Charlie being a man of indomitable enthusiasm and cheerfulness and a born entertainer, it was inevitable that he would become a band leader and, by the mid-1950s, he had put his first band together. With only the single exception of the late Archie “Old Bailey” Sinclair, whom I would consider Charlie’s equal, I never came across another with such a gift for establishing a rapport with his audience.
Charlie had an original and very rapid wit and a totally relaxed manner, which made him a natural front man for a band.
He was razor sharp on those half chances for extemporised humour that pass most of us by and kept up a constant and irresistible banter with the crowd.
The story is told of an occasion when hardly anyone had turned up to a gig in a remote village hall. When the time came to begin playing, only five people were there, sitting in a solemn row along the wall opposite the band stand. At the end of the first tune, Charlie got hold of the microphone and reassured them: “The doctor will see you shortly.”
Charlie had a caricaturist’s quick eye for detail and the ability to persuade others to see what he could see and most members of his bands (all of whom were male) would find themselves with one of Charlie’s highly inventive nicknames, including Ethel, Biffo the Bear, King of the Morningside Tongs and Doris Day.
With his many and varied talents, by the end of the 1950s, Charlie had established himself as Master of Ceremonies at Edinburgh’s famous jazz spot, the West End Cafe in Shandwick Place. There, he exerted his considerable charm on
many well-known visiting jazz musicians, inviting them to drop in to play with the local bands.
Over the next five decades, the Charlie McNair Jazz Band was a fixture around the Edinburgh and Scottish jazz
scene, frequently managing to keep a residency going when few other bands could.
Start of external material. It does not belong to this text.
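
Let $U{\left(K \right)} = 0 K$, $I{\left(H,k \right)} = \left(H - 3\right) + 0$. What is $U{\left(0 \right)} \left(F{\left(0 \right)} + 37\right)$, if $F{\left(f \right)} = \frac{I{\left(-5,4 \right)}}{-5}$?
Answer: $0$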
Always a man to whom communication with his audience mattered most, Charlie was perfectly prepared to make changes as time moved on, the band at times embracing Dixieland, mainstream and even quite modern styles and sometimes all of these at the same time.
The jazz trumpeter and Scotsman journalist Alastair Clarke wrote in 1972:
“The band is tough, rumbustious, versatile – capable of leapfrogging the years from trad to groovy, riff-borne rock-and-soul without apparently causing any bewilderment among the audience or themselves.”
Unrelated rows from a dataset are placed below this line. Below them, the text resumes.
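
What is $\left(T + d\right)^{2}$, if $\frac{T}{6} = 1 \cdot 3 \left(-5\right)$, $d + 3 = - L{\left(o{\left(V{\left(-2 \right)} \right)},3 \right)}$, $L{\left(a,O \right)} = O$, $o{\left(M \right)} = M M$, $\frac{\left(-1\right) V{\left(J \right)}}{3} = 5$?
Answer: $9216$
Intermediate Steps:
$V{\left(J \right)} = -15$ ($V{\left(J \right)} = \left(-3\right) 5 = -15$)
$o{\left(M \right)} = M^{2}$
$d = -6$ ($d = -3 - 3 = -6$)
$T = -90$ ($T = 6 \cdot 1 \cdot 3 \left(-5\right) = 6 \cdot 3 \left(-5\right) = 6 \left(-15\right) = -90$)
$\left(T + d\right)^{2} = \left(-90 - 6\right)^{2} = \left(-96\right)^{2} = 9216$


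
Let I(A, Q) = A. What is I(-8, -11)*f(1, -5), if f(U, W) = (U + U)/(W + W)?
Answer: 8/5 ≈ 1.6000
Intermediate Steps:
f(U, W) = U/W (f(U, W) = (2*U)/((2*W)) = (2*U)*(1/(2*W)) = U/W)
I(-8, -11)*f(1, -5) = -8/(-5) = -8*(-1)/5 = -8*(-⅕) = 8/5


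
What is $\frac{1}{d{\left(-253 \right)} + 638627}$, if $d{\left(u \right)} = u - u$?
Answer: $\frac{1}{638627} \approx 1.5659 \cdot 10^{-6}$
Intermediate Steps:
$d{\left(u \right)} = 0$
$\frac{1}{d{\left(-253 \right)} + 638627} = \frac{1}{0 + 638627} = \frac{1}{638627}$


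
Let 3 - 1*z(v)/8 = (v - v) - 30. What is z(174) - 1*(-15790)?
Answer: 16054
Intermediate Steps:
z(v) = 264 (z(v) = 24 - 8*((v - v) - 30) = 24 - 8*(0 - 30) = 24 - 8*(-30) = 24 + 240 = 264)
z(174) - 1*(-15790) = 264 - 1*(-15790) = 264 + 15790 = 16054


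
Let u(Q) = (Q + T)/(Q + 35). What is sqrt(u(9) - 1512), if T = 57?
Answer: I*sqrt(6042)/2 ≈ 38.865*I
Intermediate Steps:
u(Q) = (57 + Q)/(35 + Q) (u(Q) = (Q + 57)/(Q + 35) = (57 + Q)/(35 + Q))
sqrt(u(9) - 1512) = sqrt((57 + 9)/(35 + 9) - 1512) = sqrt(66/44 - 1512) = sqrt((1/44)*66 - 1512) = sqrt(3/2 - 1512) = sqrt(-3021/2) = I*sqrt(6042)/2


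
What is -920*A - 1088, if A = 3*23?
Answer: -64568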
Of Charlie himself, Alastair said that he “typifies the eclecticism of the band, blowing in a breezy hotch-potch of styles that somehow manages to accommodate comfortably New Orleans, Dixieland, Mainstream, bop and Blood Sweat and Tears. His singing covers an equally broad area, from Big Bill Broonzy to Frank Sinatra.”
Charlie McNair was a man who never sold his followers short. At times, especially in the 1970s and 1980s, his resident weekly gigs attracted enormous numbers of followers, many of them students who accorded him a genuine and affectionate cult status.
His enthusiasm would frequently lead him, sometimes to the despair of his exhausted bandsmen, to play away beyond the official stopping time. On the rare occasions when the band started a little late, Charlie would assure the crowd that they need not be concerned; they would simply play everything a little bit faster until they had caught up!
Men like Charlie McNair, even in the jazz world where characters abound, do not come around often and are to be cherished when they do appear. Sadly, Charlie’s jazz career ended earlier than it should when his health broke down in the early years of this century; yet, even now, those who knew him and played with him, and there were many, will still swap Charlie stories whenever they get together.
Gifted, versatile, vastly entertaining, endlessly charming and completely unforgettable, Charlie McNair will remain a much-loved legend of Edinburgh and Scottish jazz as long as the music is played. He is survived by his wife Irene, daughter Nikki, son Callum, who keeps the family musical tradition alive, and his five grandchildren.